In our goat pen, flies are usually not that bad at all, but if they ever get bad I put a chicken or two in.


----------



## Green Acres Farm (Aug 13, 2016)

Walmart carries this all natural dog and cat flea/ tick spray in the pet section that smells good and works on goats, too with flies.


----------



## Green Acres Farm (Aug 13, 2016)

Jea said:


> The biting flies are in the goat house, and although the fly strips catch some of them, it's hot and they seem to be particularly bitey.
> 
> I am sure the goats are suffering with them.  What do you use to control flies in the goat living area that won't hurt the goats?

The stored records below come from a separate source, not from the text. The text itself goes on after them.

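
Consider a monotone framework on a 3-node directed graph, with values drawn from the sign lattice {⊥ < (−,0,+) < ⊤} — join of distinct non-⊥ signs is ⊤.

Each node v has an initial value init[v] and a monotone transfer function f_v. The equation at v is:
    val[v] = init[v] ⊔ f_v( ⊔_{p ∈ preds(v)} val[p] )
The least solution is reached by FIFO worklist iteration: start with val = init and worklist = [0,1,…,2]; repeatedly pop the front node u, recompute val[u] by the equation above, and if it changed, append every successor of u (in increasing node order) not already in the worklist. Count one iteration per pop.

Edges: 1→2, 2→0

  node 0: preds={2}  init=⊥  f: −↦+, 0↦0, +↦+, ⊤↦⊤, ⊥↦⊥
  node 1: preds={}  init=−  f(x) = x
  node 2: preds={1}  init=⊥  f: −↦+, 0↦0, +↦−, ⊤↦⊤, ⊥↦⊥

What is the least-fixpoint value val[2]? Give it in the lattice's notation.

+

Worklist (4 pops):
  #1 pop 0: in=⊥ → ⊥ (no change)
  #2 pop 1: in=⊥ → − (no change)
  #3 pop 2: in=− → + (was ⊥); enqueue [0]
  #4 pop 0: in=+ → + (was ⊥); enqueue []

Fixpoint:
  val[0] = +
  val[1] = −
  val[2] = +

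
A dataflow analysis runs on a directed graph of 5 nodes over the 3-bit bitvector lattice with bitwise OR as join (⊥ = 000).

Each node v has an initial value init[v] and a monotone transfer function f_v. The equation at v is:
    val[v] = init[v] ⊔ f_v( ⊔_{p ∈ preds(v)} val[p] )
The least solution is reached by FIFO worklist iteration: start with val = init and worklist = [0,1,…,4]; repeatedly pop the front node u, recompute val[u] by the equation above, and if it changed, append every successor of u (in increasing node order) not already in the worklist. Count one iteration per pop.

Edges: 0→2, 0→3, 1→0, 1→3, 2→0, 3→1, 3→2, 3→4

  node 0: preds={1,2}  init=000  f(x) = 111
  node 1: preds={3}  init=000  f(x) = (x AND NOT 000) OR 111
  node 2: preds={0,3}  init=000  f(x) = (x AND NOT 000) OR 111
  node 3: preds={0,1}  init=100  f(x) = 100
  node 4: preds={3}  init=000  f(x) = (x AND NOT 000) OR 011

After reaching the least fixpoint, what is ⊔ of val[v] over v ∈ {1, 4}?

111

Trace (6 dequeues):
  [1] u=0 | in 000 | out 111 | prev 000 | push {}
  [2] u=1 | in 100 | out 111 | prev 000 | push {0}
  [3] u=2 | in 111 | out 111 | prev 000 | push {}
  [4] u=3 | in 111 | out 100 | ==
  [5] u=4 | in 100 | out 111 | prev 000 | push {}
  [6] u=0 | in 111 | out 111 | ==

Converged values:
  [0] 111
  [1] 111
  [2] 111
  [3] 100
  [4] 111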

Fly strips have not worked for us at all!


----------



## babsbag (Aug 13, 2016)

Fly strips, fly traps hung 20' or more away, and fly predators. But the fly predators need to be started in the spring and you get a shipment every month, but they work well. There is also a sticky trap for biting flies.


----------



## Ponker (Aug 13, 2016)

I use fly predators, muscovy ducks, and chickens along with the fly traps. We get some 'big buzzies' that come around and scare everyone including the dogs. They're horrible. Luckily they only come around in late summer and don't stay long.


----------



## Southern by choice (Aug 13, 2016)

We use fly predators. 
Also most strips don't work well but the sheet roll below does. We cut it to length and put it where it is really heavy with flies. I think this is a 30 ft roll and I believe it is about a foot wide.

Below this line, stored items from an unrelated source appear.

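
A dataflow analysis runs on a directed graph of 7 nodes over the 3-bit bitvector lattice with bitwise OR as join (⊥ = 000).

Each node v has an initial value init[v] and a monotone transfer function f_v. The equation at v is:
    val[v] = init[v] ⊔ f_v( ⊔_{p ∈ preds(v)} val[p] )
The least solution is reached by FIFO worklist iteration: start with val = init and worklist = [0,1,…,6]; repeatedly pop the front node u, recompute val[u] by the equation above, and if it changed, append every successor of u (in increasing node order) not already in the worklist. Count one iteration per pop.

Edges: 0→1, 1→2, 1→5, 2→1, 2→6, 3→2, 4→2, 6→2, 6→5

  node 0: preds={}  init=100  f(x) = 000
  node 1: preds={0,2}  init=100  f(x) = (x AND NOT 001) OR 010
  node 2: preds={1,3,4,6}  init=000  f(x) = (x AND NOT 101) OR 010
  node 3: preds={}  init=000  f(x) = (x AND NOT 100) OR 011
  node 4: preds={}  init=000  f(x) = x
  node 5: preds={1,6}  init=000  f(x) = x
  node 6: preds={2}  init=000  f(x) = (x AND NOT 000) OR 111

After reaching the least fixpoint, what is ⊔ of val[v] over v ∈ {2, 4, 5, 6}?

111

Iteration log — 10 steps:
  step 1. node 0  ⊔preds=000  new=100  stable
  step 2. node 1  ⊔preds=100  new=110  old=100  +wl: 
  step 3. node 2  ⊔preds=110  new=010  old=000  +wl: 1
  step 4. node 3  ⊔preds=000  new=011  old=000  +wl: 2
  step 5. node 4  ⊔preds=000  new=000  stable
  step 6. node 5  ⊔preds=110  new=110  old=000  +wl: 
  step 7. node 6  ⊔preds=010  new=111  old=000  +wl: 5
  step 8. node 1  ⊔preds=110  new=110  stable
  step 9. node 2  ⊔preds=111  new=010  stable
  step 10. node 5  ⊔preds=111  new=111  old=110  +wl: 

Least fixpoint reached:
  node 0: 100
  node 1: 110
  node 2: 010
  node 3: 011
  node 4: 000
  node 5: 111
  node 6: 111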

Putting up fans will help a great deal. 



http://www.tractorsupply.com/tsc/product/catchmaster-giant-fly-trap-30-ft-roll?cm_vc=-10005


----------



## babsbag (Aug 14, 2016)

I use these sticky traps and tapes. They also catch yellow jackets.


----------



## Jea (Aug 15, 2016)

I noticed that flies get into the straw that is on the ground. And while we replace it pretty often since it's hot, just fluffing it up usually stirs up a bunch of flies living in the straw.  Do you ever sprinkle anything on the straw itself to discourage flies?  or is it just replace all the straw, or deal with flies living in the straw?


----------



## Southern by choice (Aug 15, 2016)

I put the fly sheets down around or on top of a bale.


----------